Q: What are the key energy issues Bush and Abraham seem to agree on?
CLARK: One of the things that led the president-elect to pick him, I think, is that they both agree on one very major issue: That there should be drilling allowed in the Arctic National Wildlife Refuge in Alaska.
Spencer Abraham unsuccessfully tried when he was in the Senate to get at least the
coastline of the ANWR opened up for oil and gas drilling. He has been a fighter against some fuel efficiency proposals. Remember, he's from Michigan and he didn't want new fuel efficiency standards placed on the automobile industry.
So, there is agreement between the president-elect and Abraham on that important issue.
Q: What are his views on the deregulation of the natural gas industry?
CLARK: I don't think he has said much on that, although he has talked about the importance of having alternative fuels and doing some conservation of energy. But more than anything else, it's really looking for new sources of oil and energy.
He did say during his appointment that he did want to find energy in an environmentally safe way.
Q: Is he well liked by conservation and environmental groups?
CLARK: He's been criticized by environmental groups. In fact, during the November election, when he ran for reelection, the Sierra Club in Michigan targeted him. He was the Sierra Club's No. 1 target because of his stance on the environment. The Sierra Club gave him its lowest rating in regard to environmental issues.
He was in fact defeated in Michigan, and the Sierra Club takes some degree of credit for that.
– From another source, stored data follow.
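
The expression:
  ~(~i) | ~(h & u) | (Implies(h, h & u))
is always true.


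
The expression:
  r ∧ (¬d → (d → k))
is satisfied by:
  {r: True}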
So, there is some concern on the part of environmentalists that he may be - in the words of a director of the Sierra Club - that he's `interested in providing gas-guzzling SUVs and looking for the oil to continue to fuel them.'
On the other hand, if you talk with one of Alaska's senators, Frank Murkowski, he
describes Abraham someone who is realistic and action oriented. He sings Abraham's
praises. The two of them worked together 1999 to try to get some of Alaska opened up to drilling.
Q: What else should we know about Abraham?
CLARK: In terms of background, he doesn't have a whole lot of oil field or energy-related background. That was not his field of expertise in the Senate. It's interesting that the president-elect who by profession was an oil man and the vice president-elect who by profession was an oil man ended up picking Spencer Abraham who is not from the industry itself.